THE largest collection of Redruth Brewery bottles can be seen temporarily back in their original home, now known as Kresen Kernow archive centre.
The Cornish Bottle Archive has curated a selection of bottles, many of which come from private collections and are rarely seen on public view, for a pop-up community exhibition.
Some have been found on local riverbeds, others extracted from Victorian dump sites, and still more kept as mementoes by former brewery employees.
The Cornwall Bottle Archive will launch an online archive on July 1, funded by community-based art programme FEAST, with the aim of building up a large-scale collection of pre-war bottles stretching from Penzance to Bude by 2026.
On Murdoch Day (June 15), owners who would like their bottle to be recorded can meet the curators from 10am to 1pm and have it scanned using a lightbox. The team would also love to hear personal stories regarding Cornish glassware.
Charlotte Williams, exhibition co-curator and director of Salt Projects Cornwall, said the display had already led to fresh bottle leads.
“One gentleman worked for Devenish Brewery until the end of the 1980s, and had items recovered from the brewery at that time, including a wonderful illustration that we had never seen before,” she enthused.
“Some of the bottles in this collection haven’t crossed the brewery threshold in 200 years. That thought made the hairs stand up on the back of my neck.”
A few items on display were purchased on eBay from sellers based as far afield as the USA and Australia.
“The people who own these bottles are not interested in monetary value - it’s about saving a piece of history and keeping it in Cornwall,” said Charlotte. “We want to keep them here, where they belong.”
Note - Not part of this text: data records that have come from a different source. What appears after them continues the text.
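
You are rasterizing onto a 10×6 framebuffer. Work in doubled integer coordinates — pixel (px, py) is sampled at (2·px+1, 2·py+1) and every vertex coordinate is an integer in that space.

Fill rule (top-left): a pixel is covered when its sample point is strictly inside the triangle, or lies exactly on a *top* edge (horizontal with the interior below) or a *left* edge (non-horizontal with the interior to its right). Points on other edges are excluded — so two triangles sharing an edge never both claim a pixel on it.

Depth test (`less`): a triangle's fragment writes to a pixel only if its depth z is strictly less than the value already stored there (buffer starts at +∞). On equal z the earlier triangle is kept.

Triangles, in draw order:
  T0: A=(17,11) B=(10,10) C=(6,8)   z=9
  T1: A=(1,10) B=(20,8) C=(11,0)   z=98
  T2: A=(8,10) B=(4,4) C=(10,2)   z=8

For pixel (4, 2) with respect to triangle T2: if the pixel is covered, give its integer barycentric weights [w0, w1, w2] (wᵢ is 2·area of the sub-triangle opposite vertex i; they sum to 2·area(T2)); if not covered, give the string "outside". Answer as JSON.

T0:
  2·area = 10
  edge (17, 11)→(10, 10): d=(-7,-1) top-left  bias=+0
  edge (10, 10)→(6, 8): d=(-4,-2) top-left  bias=+0
  edge (6, 8)→(17, 11): d=(11,3) right/bottom  bias=-1
    (1,4)@(3, 9): e=[0,-10,20] → ·  [on edge]
    (4,4)@(9, 9): e=[6,2,2] → #
    (5,4)@(11, 9): e=[8,6,-4] → ·
    (4,5)@(9, 11): e=[-8,-6,24] → ·
    (8,5)@(17, 11): e=[0,10,0] → ·  [on edge]
  covered (1 px):
    · · · · · · · · · ·
    · · · · · · · · · ·
    · · · · · · · · · ·
    · · · · · · · · · ·
    · · · · # · · · · ·
    · · · · · · · · · ·
T1:
  2·area = 170  (B↔C swapped to make it positive)
  edge (1, 10)→(11, 0): d=(10,-10) top-left  bias=+0
  edge (11, 0)→(20, 8): d=(9,8) right/bottom  bias=-1
  edge (20, 8)→(1, 10): d=(-19,2) right/bottom  bias=-1
    (5,0)@(11, 1): e=[10,9,151] → #
    (6,0)@(13, 1): e=[30,-7,147] → ·
    (4,1)@(9, 3): e=[10,43,117] → #
    (6,1)@(13, 3): e=[50,11,109] → #
    (7,1)@(15, 3): e=[70,-5,105] → ·
    (3,2)@(7, 5): e=[10,77,83] → #
    (7,2)@(15, 5): e=[90,13,67] → #
    (8,2)@(17, 5): e=[110,-3,63] → ·
    (2,3)@(5, 7): e=[10,111,49] → #
    (8,3)@(17, 7): e=[130,15,25] → #
    (9,3)@(19, 7): e=[150,-1,21] → ·
    (1,4)@(3, 9): e=[10,145,15] → #
  covered (20 px):
    · · · · · # · · · ·
    · · · · # # # · · ·
    · · · # # # # # · ·
    · · # # # # # # # ·
    · # # # # · · · · ·
    · · · · · · · · · ·
T2:
  2·area = 44
  edge (8, 10)→(4, 4): d=(-4,-6) top-left  bias=+0
  edge (4, 4)→(10, 2): d=(6,-2) top-left  bias=+0
  edge (10, 2)→(8, 10): d=(-2,8) right/bottom  bias=-1
    (6,0)@(13, 1): e=[66,0,-22] → ·  [on edge]
    (3,1)@(7, 3): e=[22,0,22] → #  [on edge]
    (4,1)@(9, 3): e=[34,4,6] → #
    (5,1)@(11, 3): e=[46,8,-10] → ·
    (0,2)@(1, 5): e=[-22,0,66] → ·  [on edge]
    (2,2)@(5, 5): e=[2,8,34] → #
    (5,2)@(11, 5): e=[38,20,-14] → ·
    (2,3)@(5, 7): e=[-6,20,30] → ·
    (3,3)@(7, 7): e=[6,24,14] → #
    (4,3)@(9, 7): e=[18,28,-2] → ·
    (3,4)@(7, 9): e=[-2,36,10] → ·
  covered (6 px):
    · · · · · · · · · ·
    · · · # # · · · · ·
    · · # # # · · · · ·
    · · · # · · · · · ·
    · · · · · · · · · ·
    · · · · · · · · · ·

Final: [16,2,26]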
And it isn’t just a matter of drinking beer. The exhibition explores innovative bottle design, aerated water and pioneering recycling ideas. A new recipe for finings, used to clarify beer, was sold to the brewery in 1809 by Scottish engineer William Murdoch himself and is now in the Kresen Kernow collection.
The exhibition runs until June 29 during Kresen Kernow’s usual opening hours.